8 What are the other radiation delivery system(s)? How have you positioned two innovative technologies in an existing department?
In addition to TomoTherapy and CyberKnife, the department uses two conventional LINAC systems with integrated cone beam CT, RapidArc and IMRT options. Additionally, a Novalis system (a hybrid LINAC) performs stereotactic treatments, but its use is mainly restricted to intracranial radiosurgery. Extracranial high-precision stereotactic treatments and single fraction intracranial radiosurgery are performed with the CyberKnife because of its precision.
9 Have the two innovative systems resulted in a change in the referral pattern?
The radiosurgical abilities of the CyberKnife, in combination with a highly specialised team, attract external as well as internal referrers. In general, the referrers are looking for expert treatment for their patients, regardless of technique or machine. Let me use prostate treatment as an example. Both the CyberKnife and the TomoTherapy Systems have now taken their position in the armamentarium of the radiation oncologist in a manner that is equivalent to, if not better than, other conventional radiation therapy techniques. We are seriously thinking of developing a prostate program aimed at partnering with urologists. Patients will benefit from an additional non-invasive treatment option.
10 Do you think that the current reimbursement and hospital financing situations in Germany encourage the deployment of innovative technologies?
No, unfortunately not. Hospital financing is a responsibility of the German Länder. Due to the difficult financial situation of the Länder – partly caused through the economic and financial crisis in Europe – necessary investment in medical technologies and infrastructure are either postponed or simply cancelled. Therefore, we need to look into other options to finance desperately needed improvements in patient care. New medical technologies and treatment alternatives are usually not included in the existing reimbursement patterns from the point of their market access, neither for the inpatient sector nor for the outpatient sector. But policy makers in Germany have created a possibility for carers, such as the Charité, to partner with payers via integrated care contracts. Unfortunately, payers are still reluctant to negotiate such contracts due to either budget restraints or the lack of knowledge about innovative technologies such as the CyberKnife.

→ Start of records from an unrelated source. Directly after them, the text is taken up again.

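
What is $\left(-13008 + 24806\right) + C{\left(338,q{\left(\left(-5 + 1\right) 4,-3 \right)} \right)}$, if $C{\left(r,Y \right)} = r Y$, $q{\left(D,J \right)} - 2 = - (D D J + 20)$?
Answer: $265298$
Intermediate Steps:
$q{\left(D,J \right)} = -18 - J D^{2}$ ($q{\left(D,J \right)} = 2 - \left(D D J + 20\right) = 2 - \left(D^{2} J + 20\right) = 2 - \left(J D^{2} + 20\right) = 2 - \left(20 + J D^{2}\right) = -18 - J D^{2}$)
$C{\left(r,Y \right)} = Y r$
$\left(-13008 + 24806\right) + C{\left(338,q{\left(\left(-5 + 1\right) 4,-3 \right)} \right)} = \left(-13008 + 24806\right) + \left(-18 - - 3 \left(\left(-5 + 1\right) 4\right)^{2}\right) 338 = 11798 + \left(-18 - - 3 \left(\left(-4\right) 4\right)^{2}\right) 338 = 11798 + \left(-18 - - 3 \left(-16\right)^{2}\right) 338 = 11798 + \left(-18 - \left(-3\right) 256\right) 338 = 11798 + \left(-18 + 768\right) 338 = 11798 + 750 \cdot 338 = 11798 + 253500 = 265298$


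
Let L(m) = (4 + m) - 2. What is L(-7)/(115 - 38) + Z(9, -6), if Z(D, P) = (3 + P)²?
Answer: 688/77 ≈ 8.9351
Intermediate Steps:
L(m) = 2 + m
L(-7)/(115 - 38) + Z(9, -6) = (2 - 7)/(115 - 38) + (3 - 6)² = -5/77 + (-3)² = (1/77)*(-5) + 9 = -5/77 + 9 = 688/77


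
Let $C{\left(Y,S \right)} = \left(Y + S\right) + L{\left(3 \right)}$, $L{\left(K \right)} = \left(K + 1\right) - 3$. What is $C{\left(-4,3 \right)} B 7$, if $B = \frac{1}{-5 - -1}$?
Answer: $0$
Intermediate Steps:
$B = - \frac{1}{4}$ ($B = \frac{1}{-5 + \left(-3 + 4\right)} = \frac{1}{-5 + 1} = \frac{1}{-4} = - \frac{1}{4} \approx -0.25$)
$L{\left(K \right)} = -2 + K$ ($L{\left(K \right)} = \left(1 + K\right) - 3 = -2 + K$)
$C{\left(Y,S \right)} = 1 + S + Y$ ($C{\left(Y,S \right)} = \left(Y + S\right) + \left(-2 + 3\right) = \left(S + Y\right) + 1 = 1 + S + Y$)
$C{\left(-4,3 \right)} B 7 = \left(1 + 3 - 4\right) \left(- \frac{1}{4}\right) 7 = 0 \left(- \frac{1}{4}\right) 7 = 0 \cdot 7 = 0$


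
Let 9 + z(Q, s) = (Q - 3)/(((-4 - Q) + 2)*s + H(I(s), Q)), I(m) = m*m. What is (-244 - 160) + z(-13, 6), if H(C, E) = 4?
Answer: -14463/35 ≈ -413.23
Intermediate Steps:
I(m) = m²
z(Q, s) = -9 + (-3 + Q)/(4 + s*(-2 - Q)) (z(Q, s) = -9 + (Q - 3)/(((-4 - Q) + 2)*s + 4) = -9 + (-3 + Q)/((-2 - Q)*s + 4) = -9 + (-3 + Q)/(s*(-2 - Q) + 4) = -9 + (-3 + Q)/(4 + s*(-2 - Q)))
(-244 - 160) + z(-13, 6) = (-244 - 160) + (39 - 1*(-13) - 18*6 - 9*(-13)*6)/(-4 + 2*6 - 13*6) = -404 + (39 + 13 - 108 + 702)/(-4 + 12 - 78) = -404 + 646/(-70) = -404 - 1/70*646 = -404 - 323/35 = -14463/35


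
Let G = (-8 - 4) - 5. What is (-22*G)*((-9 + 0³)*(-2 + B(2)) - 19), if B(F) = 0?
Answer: -374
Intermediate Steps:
G = -17 (G = -12 - 5 = -17)
(-22*G)*((-9 + 0³)*(-2 + B(2)) - 19) = (-22*(-17))*((-9 + 0³)*(-2 + 0) - 19) = 374*((-9 + 0)*(-2) - 19) = 374*(-9*(-2) - 19) = 374*(18 - 19) = 374*(-1) = -374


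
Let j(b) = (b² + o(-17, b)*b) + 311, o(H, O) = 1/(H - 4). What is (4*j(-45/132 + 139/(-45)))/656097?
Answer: 8862016627/4501284687900 ≈ 0.0019688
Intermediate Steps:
o(H, O) = 1/(-4 + H)
j(b) = 311 + b² - b/21 (j(b) = (b² + b/(-4 - 17)) + 311 = (b² + b/(-21)) + 311 = (b² - b/21) + 311 = 311 + b² - b/21)
(4*j(-45/132 + 139/(-45)))/656097 = (4*(311 + (-45/132 + 139/(-45))² - (-45/132 + 139/(-45))/21))/656097 = (4*(311 + (-45*1/132 + 139*(-1/45))² - (-45*1/132 + 139*(-1/45))/21))*(1/656097) = (4*(311 + (-15/44 - 139/45)² - (-15/44 - 139/45)/21))*(1/656097) = (4*(311 + (-6791/1980)² - 1/21*(-6791/1980)))*(1/656097) = (4*(311 + 46117681/3920400 + 6791/41580))*(1/656097) = (4*(8862016627/27442800))*(1/656097) = (8862016627/6860700)*(1/656097) = 8862016627/4501284687900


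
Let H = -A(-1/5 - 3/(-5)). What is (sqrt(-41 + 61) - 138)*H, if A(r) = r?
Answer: 276/5 - 4*sqrt(5)/5 ≈ 53.411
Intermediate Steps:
H = -2/5 (H = -(-1/5 - 3/(-5)) = -(-1*1/5 - 3*(-1/5)) = -(-1/5 + 3/5) = -1*2/5 = -2/5 ≈ -0.40000)
(sqrt(-41 + 61) - 138)*H = (sqrt(-41 + 61) - 138)*(-2/5) = (sqrt(20) - 138)*(-2/5) = (2*sqrt(5) - 138)*(-2/5) = (-138 + 2*sqrt(5))*(-2/5) = 276/5 - 4*sqrt(5)/5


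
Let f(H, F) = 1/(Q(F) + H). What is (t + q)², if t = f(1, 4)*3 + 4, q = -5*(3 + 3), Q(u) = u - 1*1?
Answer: 10201/16 ≈ 637.56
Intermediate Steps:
Q(u) = -1 + u (Q(u) = u - 1 = -1 + u)
f(H, F) = 1/(-1 + F + H) (f(H, F) = 1/((-1 + F) + H) = 1/(-1 + F + H))
q = -30 (q = -5*6 = -30)
t = 19/4 (t = 3/(-1 + 4 + 1) + 4 = 3/4 + 4 = (¼)*3 + 4 = ¾ + 4 = 19/4 ≈ 4.7500)
(t + q)² = (19/4 - 30)² = (-101/4)² = 10201/16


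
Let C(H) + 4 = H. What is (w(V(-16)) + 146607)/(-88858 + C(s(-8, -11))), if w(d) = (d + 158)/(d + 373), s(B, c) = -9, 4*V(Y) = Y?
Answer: -54098137/32793399 ≈ -1.6497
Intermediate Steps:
V(Y) = Y/4
w(d) = (158 + d)/(373 + d)
C(H) = -4 + H
(w(V(-16)) + 146607)/(-88858 + C(s(-8, -11))) = ((158 + (¼)*(-16))/(373 + (¼)*(-16)) + 146607)/(-88858 + (-4 - 9)) = ((158 - 4)/(373 - 4) + 146607)/(-88858 - 13) = (154/369 + 146607)/(-88871) = ((1/369)*154 + 146607)*(-1/88871) = (154/369 + 146607)*(-1/88871) = (54098137/369)*(-1/88871) = -54098137/32793399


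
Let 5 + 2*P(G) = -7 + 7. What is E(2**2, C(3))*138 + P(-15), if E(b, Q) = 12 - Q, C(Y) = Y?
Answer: 2479/2 ≈ 1239.5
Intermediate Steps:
P(G) = -5/2 (P(G) = -5/2 + (-7 + 7)/2 = -5/2 + (1/2)*0 = -5/2 + 0 = -5/2)
E(2**2, C(3))*138 + P(-15) = (12 - 1*3)*138 - 5/2 = (12 - 3)*138 - 5/2 = 9*138 - 5/2 = 1242 - 5/2 = 2479/2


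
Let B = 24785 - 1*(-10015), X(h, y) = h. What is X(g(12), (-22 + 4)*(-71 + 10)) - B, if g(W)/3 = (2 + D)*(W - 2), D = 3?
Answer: -34650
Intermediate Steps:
g(W) = -30 + 15*W (g(W) = 3*((2 + 3)*(W - 2)) = 3*(5*(-2 + W)) = 3*(-10 + 5*W) = -30 + 15*W)
B = 34800 (B = 24785 + 10015 = 34800)
X(g(12), (-22 + 4)*(-71 + 10)) - B = (-30 + 15*12) - 1*34800 = (-30 + 180) - 34800 = 150 - 34800 = -34650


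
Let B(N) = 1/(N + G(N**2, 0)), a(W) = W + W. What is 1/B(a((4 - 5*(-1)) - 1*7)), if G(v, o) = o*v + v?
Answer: 20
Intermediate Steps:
a(W) = 2*W
G(v, o) = v + o*v
B(N) = 1/(N + N**2) (B(N) = 1/(N + N**2*(1 + 0)) = 1/(N + N**2*1) = 1/(N + N**2))
1/B(a((4 - 5*(-1)) - 1*7)) = 1/(1/(((2*((4 - 5*(-1)) - 1*7)))*(1 + 2*((4 - 5*(-1)) - 1*7)))) = 1/(1/(((2*((4 + 5) - 7)))*(1 + 2*((4 + 5) - 7)))) = 1/(1/(((2*(9 - 7)))*(1 + 2*(9 - 7)))) = 1/(1/(((2*2))*(1 + 2*2))) = 1/(1/(4*(1 + 4))) = 1/((1/4)/5) = 1/((1/4)*(1/5)) = 1/(1/20) = 20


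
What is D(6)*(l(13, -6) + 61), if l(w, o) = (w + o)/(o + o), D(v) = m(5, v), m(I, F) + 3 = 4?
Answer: 725/12 ≈ 60.417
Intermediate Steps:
m(I, F) = 1 (m(I, F) = -3 + 4 = 1)
D(v) = 1
l(w, o) = (o + w)/(2*o) (l(w, o) = (o + w)/((2*o)) = (o + w)*(1/(2*o)) = (o + w)/(2*o))
D(6)*(l(13, -6) + 61) = 1*((1/2)*(-6 + 13)/(-6) + 61) = 1*((1/2)*(-1/6)*7 + 61) = 1*(-7/12 + 61) = 1*(725/12) = 725/12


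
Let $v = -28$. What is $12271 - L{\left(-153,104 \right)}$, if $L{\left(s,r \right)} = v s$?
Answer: $7987$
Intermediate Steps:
$L{\left(s,r \right)} = - 28 s$
$12271 - L{\left(-153,104 \right)} = 12271 - \left(-28\right) \left(-153\right) = 12271 - 4284 = 7987$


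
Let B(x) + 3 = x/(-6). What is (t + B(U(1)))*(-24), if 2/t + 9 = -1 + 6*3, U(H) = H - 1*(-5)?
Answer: 90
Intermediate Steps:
U(H) = 5 + H (U(H) = H + 5 = 5 + H)
B(x) = -3 - x/6 (B(x) = -3 + x/(-6) = -3 + x*(-1/6) = -3 - x/6)
t = 1/4 (t = 2/(-9 + (-1 + 6*3)) = 2/(-9 + (-1 + 18)) = 2/(-9 + 17) = 2/8 = 2*(1/8) = 1/4 ≈ 0.25000)
(t + B(U(1)))*(-24) = (1/4 + (-3 - (5 + 1)/6))*(-24) = (1/4 + (-3 - 1/6*6))*(-24) = (1/4 + (-3 - 1))*(-24) = (1/4 - 4)*(-24) = -15/4*(-24) = 90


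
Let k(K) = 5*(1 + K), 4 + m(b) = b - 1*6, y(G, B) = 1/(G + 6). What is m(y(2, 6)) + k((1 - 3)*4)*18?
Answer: -5119/8 ≈ -639.88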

I see a chance to move forward, though, if we all make an effort to sit down together to explain and discuss in detail the benefits that new technologies offer for patients, payers, hospitals and the system.
11 What do you believe needs to change?
Cost-intensive technologies cannot be tried and evaluated because investment in innovative techniques is insufficient.

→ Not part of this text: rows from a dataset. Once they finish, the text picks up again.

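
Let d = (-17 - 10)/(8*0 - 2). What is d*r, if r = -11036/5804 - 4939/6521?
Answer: -339632028/9461971 ≈ -35.894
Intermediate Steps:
d = 27/2 (d = -27/(0 - 2) = -27/(-2) = -27*(-½) = 27/2 ≈ 13.500)
r = -25157928/9461971 (r = -11036*1/5804 - 4939*1/6521 = -2759/1451 - 4939/6521 = -25157928/9461971 ≈ -2.6588)
d*r = (27/2)*(-25157928/9461971) = -339632028/9461971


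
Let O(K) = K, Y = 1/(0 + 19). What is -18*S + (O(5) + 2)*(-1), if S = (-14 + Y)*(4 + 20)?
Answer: 114347/19 ≈ 6018.3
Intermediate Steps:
Y = 1/19 ≈ 0.052632
S = -6360/19 (S = (-14 + 1/19)*(4 + 20) = -265/19*24 = -6360/19 ≈ -334.74)
-18*S + (O(5) + 2)*(-1) = -18*(-6360/19) + (5 + 2)*(-1) = 114480/19 + 7*(-1) = 114480/19 - 7 = 114347/19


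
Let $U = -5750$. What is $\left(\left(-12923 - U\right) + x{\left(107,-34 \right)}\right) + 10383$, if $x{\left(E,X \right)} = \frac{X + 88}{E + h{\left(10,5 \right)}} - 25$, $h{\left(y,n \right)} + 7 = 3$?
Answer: $\frac{328109}{103} \approx 3185.5$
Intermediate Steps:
$h{\left(y,n \right)} = -4$ ($h{\left(y,n \right)} = -7 + 3 = -4$)
$x{\left(E,X \right)} = -25 + \frac{88 + X}{-4 + E}$ ($x{\left(E,X \right)} = \frac{X + 88}{E - 4} - 25 = \frac{88 + X}{-4 + E} - 25 = -25 + \frac{88 + X}{-4 + E}$)
$\left(\left(-12923 - U\right) + x{\left(107,-34 \right)}\right) + 10383 = \left(\left(-12923 - -5750\right) + \frac{188 - 34 - 2675}{-4 + 107}\right) + 10383 = \left(\left(-12923 + 5750\right) + \frac{188 - 34 - 2675}{103}\right) + 10383 = \left(-7173 + \frac{1}{103} \left(-2521\right)\right) + 10383 = \left(-7173 - \frac{2521}{103}\right) + 10383 = - \frac{741340}{103} + 10383 = \frac{328109}{103}$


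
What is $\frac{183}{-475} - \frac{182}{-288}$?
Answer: $\frac{16873}{68400} \approx 0.24668$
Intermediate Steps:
$\frac{183}{-475} - \frac{182}{-288} = 183 \left(- \frac{1}{475}\right) - - \frac{91}{144} = - \frac{183}{475} + \frac{91}{144} = \frac{16873}{68400}$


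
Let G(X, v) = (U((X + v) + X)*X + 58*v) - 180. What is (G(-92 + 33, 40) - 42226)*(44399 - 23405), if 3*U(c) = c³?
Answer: 195092413380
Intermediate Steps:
U(c) = c³/3
G(X, v) = -180 + 58*v + X*(v + 2*X)³/3 (G(X, v) = ((((X + v) + X)³/3)*X + 58*v) - 180 = (((v + 2*X)³/3)*X + 58*v) - 180 = (X*(v + 2*X)³/3 + 58*v) - 180 = (58*v + X*(v + 2*X)³/3) - 180 = -180 + 58*v + X*(v + 2*X)³/3)
(G(-92 + 33, 40) - 42226)*(44399 - 23405) = ((-180 + 58*40 + (-92 + 33)*(40 + 2*(-92 + 33))³/3) - 42226)*(44399 - 23405) = ((-180 + 2320 + (⅓)*(-59)*(40 + 2*(-59))³) - 42226)*20994 = ((-180 + 2320 + (⅓)*(-59)*(40 - 118)³) - 42226)*20994 = ((-180 + 2320 + (⅓)*(-59)*(-78)³) - 42226)*20994 = ((-180 + 2320 + (⅓)*(-59)*(-474552)) - 42226)*20994 = ((-180 + 2320 + 9332856) - 42226)*20994 = (9334996 - 42226)*20994 = 9292770*20994 = 195092413380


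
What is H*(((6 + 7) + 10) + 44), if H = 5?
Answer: 335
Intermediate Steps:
H*(((6 + 7) + 10) + 44) = 5*(((6 + 7) + 10) + 44) = 5*((13 + 10) + 44) = 5*(23 + 44) = 5*67 = 335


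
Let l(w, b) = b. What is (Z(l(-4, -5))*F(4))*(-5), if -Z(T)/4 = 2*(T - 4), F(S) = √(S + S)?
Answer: -720*√2 ≈ -1018.2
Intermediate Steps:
F(S) = √2*√S (F(S) = √(2*S) = √2*√S)
Z(T) = 32 - 8*T (Z(T) = -8*(T - 4) = -8*(-4 + T) = -4*(-8 + 2*T) = 32 - 8*T)
(Z(l(-4, -5))*F(4))*(-5) = ((32 - 8*(-5))*(√2*√4))*(-5) = ((32 + 40)*(√2*2))*(-5) = (72*(2*√2))*(-5) = (144*√2)*(-5) = -720*√2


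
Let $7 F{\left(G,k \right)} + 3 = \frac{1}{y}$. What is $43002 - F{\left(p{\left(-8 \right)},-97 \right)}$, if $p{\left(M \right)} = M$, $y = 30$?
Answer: $\frac{9030509}{210} \approx 43002.0$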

However, the health system allows hospitals to run those treatments in an inpatient setting, but without providing adequate reimbursement. The result is that only few hospitals go down this path. Many innovative techniques allow for shorter hospital stays or even outpatient treatments, but, as these treatments are not sufficiently reimbursed, the healthcare system keeps the number of more costly inpatient treatments high.
12 Who is generally the driver of purchasing innovative medical technologies?
In most cases, the treating doctors are the drivers of new technologies. It is seldom the administration and even less often the health (insurance) system, as their biggest concern is cost control and not better treatment modalities.